AI adoption · Training needs · Workflow improvement

AI Adoption Readiness Tool

Helping teams identify where AI can save time, where training is needed, and which workflows are ready for safe adoption.

The problem

Most AI adoption fails because teams start with tools instead of workflows.

Organizations often ask, “Which AI tool should we use?” before identifying the repetitive tasks, document bottlenecks, knowledge gaps, and risk areas that actually determine value. This prototype turns AI adoption into a practical readiness review: what to automate, what to train, what to avoid, and what to pilot first.

What I built

A single-page AI readiness prototype that scores a team across workflow fit, training readiness, data caution, documentation quality, and leadership support.

Why it matters

AI is most useful when it reduces friction in real work: summarizing, drafting, comparing, organizing, explaining, and turning messy information into next actions.

What this demonstrates

AI enablement, training needs analysis, change readiness, business process improvement, and practical adoption planning.

Design approach

Built for managers, instructors, and teams that need a clear starting point.

1. Start with work

The tool asks about repeated tasks, documents, decisions, meetings, and information bottlenecks before recommending any AI use case.

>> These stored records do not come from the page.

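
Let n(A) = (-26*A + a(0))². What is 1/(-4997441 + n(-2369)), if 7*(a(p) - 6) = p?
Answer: 1/3789562559 ≈ 2.6388e-10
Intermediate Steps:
a(p) = 6 + p/7
n(A) = (6 - 26*A)² (n(A) = (-26*A + (6 + (⅐)*0))² = (-26*A + (6 + 0))² = (-26*A + 6)² = (6 - 26*A)²)
1/(-4997441 + n(-2369)) = 1/(-4997441 + 4*(-3 + 13*(-2369))²) = 1/(-4997441 + 4*(-3 - 30797)²) = 1/(-4997441 + 4*(-30800)²) = 1/(-4997441 + 4*948640000) = 1/(-4997441 + 3794560000) = 1/3789562559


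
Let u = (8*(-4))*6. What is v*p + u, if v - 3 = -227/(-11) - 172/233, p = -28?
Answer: -2135360/2563 ≈ -833.15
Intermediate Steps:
v = 58688/2563 (v = 3 + (-227/(-11) - 172/233) = 3 + (-227*(-1/11) - 172*1/233) = 3 + (227/11 - 172/233) = 3 + 50999/2563 = 58688/2563 ≈ 22.898)
u = -192 (u = -32*6 = -192)
v*p + u = (58688/2563)*(-28) - 192 = -1643264/2563 - 192 = -2135360/2563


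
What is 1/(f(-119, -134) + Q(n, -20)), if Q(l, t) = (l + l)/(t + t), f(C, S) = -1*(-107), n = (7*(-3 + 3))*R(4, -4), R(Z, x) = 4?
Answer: 1/107 ≈ 0.0093458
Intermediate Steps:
n = 0 (n = (7*(-3 + 3))*4 = (7*0)*4 = 0*4 = 0)
f(C, S) = 107
Q(l, t) = l/t (Q(l, t) = (2*l)/((2*t)) = (2*l)*(1/(2*t)) = l/t)
1/(f(-119, -134) + Q(n, -20)) = 1/(107 + 0/(-20)) = 1/(107 + 0*(-1/20)) = 1/(107 + 0) = 1/107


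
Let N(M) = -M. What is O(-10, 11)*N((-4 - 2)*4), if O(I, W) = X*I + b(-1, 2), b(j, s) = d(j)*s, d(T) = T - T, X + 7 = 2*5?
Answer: -720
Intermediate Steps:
X = 3 (X = -7 + 2*5 = -7 + 10 = 3)
d(T) = 0
b(j, s) = 0 (b(j, s) = 0*s = 0)
O(I, W) = 3*I (O(I, W) = 3*I + 0 = 3*I)
O(-10, 11)*N((-4 - 2)*4) = (3*(-10))*(-(-4 - 2)*4) = -(-30)*(-6*4) = -(-30)*(-24) = -30*24 = -720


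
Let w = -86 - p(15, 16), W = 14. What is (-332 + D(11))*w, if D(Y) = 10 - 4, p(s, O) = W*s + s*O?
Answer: 174736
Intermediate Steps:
p(s, O) = 14*s + O*s (p(s, O) = 14*s + s*O = 14*s + O*s)
D(Y) = 6
w = -536 (w = -86 - 15*(14 + 16) = -86 - 15*30 = -86 - 1*450 = -86 - 450 = -536)
(-332 + D(11))*w = (-332 + 6)*(-536) = -326*(-536) = 174736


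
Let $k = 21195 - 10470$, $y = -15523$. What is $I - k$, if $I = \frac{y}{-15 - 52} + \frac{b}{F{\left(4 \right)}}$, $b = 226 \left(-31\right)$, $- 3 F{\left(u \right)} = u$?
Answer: $- \frac{702001}{134} \approx -5238.8$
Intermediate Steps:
$F{\left(u \right)} = - \frac{u}{3}$
$k = 10725$ ($k = 21195 - 10470 = 10725$)
$b = -7006$
$I = \frac{735149}{134}$ ($I = - \frac{15523}{-15 - 52} - \frac{7006}{\left(- \frac{1}{3}\right) 4} = - \frac{15523}{-15 - 52} - \frac{7006}{- \frac{4}{3}} = - \frac{15523}{-67} - - \frac{10509}{2} = \left(-15523\right) \left(- \frac{1}{67}\right) + \frac{10509}{2} = \frac{15523}{67} + \frac{10509}{2} = \frac{735149}{134} \approx 5486.2$)
$I - k = \frac{735149}{134} - 10725 = - \frac{702001}{134}$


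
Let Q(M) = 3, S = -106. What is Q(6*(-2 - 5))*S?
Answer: -318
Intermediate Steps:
Q(6*(-2 - 5))*S = 3*(-106) = -318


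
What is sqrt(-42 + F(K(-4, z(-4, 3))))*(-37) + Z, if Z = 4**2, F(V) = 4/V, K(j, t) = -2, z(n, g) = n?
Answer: 16 - 74*I*sqrt(11) ≈ 16.0 - 245.43*I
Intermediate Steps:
Z = 16
sqrt(-42 + F(K(-4, z(-4, 3))))*(-37) + Z = sqrt(-42 + 4/(-2))*(-37) + 16 = sqrt(-42 + 4*(-1/2))*(-37) + 16 = sqrt(-42 - 2)*(-37) + 16 = sqrt(-44)*(-37) + 16 = (2*I*sqrt(11))*(-37) + 16 = -74*I*sqrt(11) + 16 = 16 - 74*I*sqrt(11)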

2. Separate opportunity from risk

Not every task should use AI. The workflow flags areas involving confidential data, high-stakes decisions, or weak documentation.

3. Create a pilot plan

The output identifies the best first AI pilot, required training, and practical next steps for adoption.

Prototype preview

AI readiness assessment interface

This portfolio version runs in the browser only. It does not connect to AI services, store responses, or send team information anywhere. It demonstrates the workflow, scoring logic, and reporting pattern.
AI Adoption Readiness Tool Workflow-first assessment

Example readiness output

Select readiness factors and generate a report to show adoption score, risk level, recommended pilot, and training priorities.

Role:
Concept, workflow, copy, prototype design
Audience:
Managers, trainers, instructors, small teams
Status:
Working portfolio prototype
Use case map

How the tool separates good AI pilots from bad ones

Workflow area AI opportunity Training required Fit level
Meeting follow-up Summarize notes, identify decisions, draft action lists, prepare follow-up emails Prompting, verification, confidentiality rules Strong
Routine communications Draft first versions of emails, announcements, FAQs, and plain-language explanations Tone control, editing, human review Strong
Policy lookup Convert long documents into searchable guidance and decision support Source checking, citation discipline, escalation rules Medium
Performance decisions Organize evidence and draft neutral summaries only Bias awareness, policy limits, manager review Caution
Confidential case work Use templates, anonymized examples, and process guides rather than live private data Privacy, data handling, approved tools Caution
Next version

Where this could go next

Exportable AI adoption report

Generate a one-page summary of priority workflows, readiness score, risks, and first pilot recommendation.

Training plan builder

Convert readiness gaps into a short learning path: prompting basics, verification, privacy, templates, and workflow practice.

Department playbooks

Adapt the same assessment for education, nonprofit, small business, administration, client service, and internal operations teams.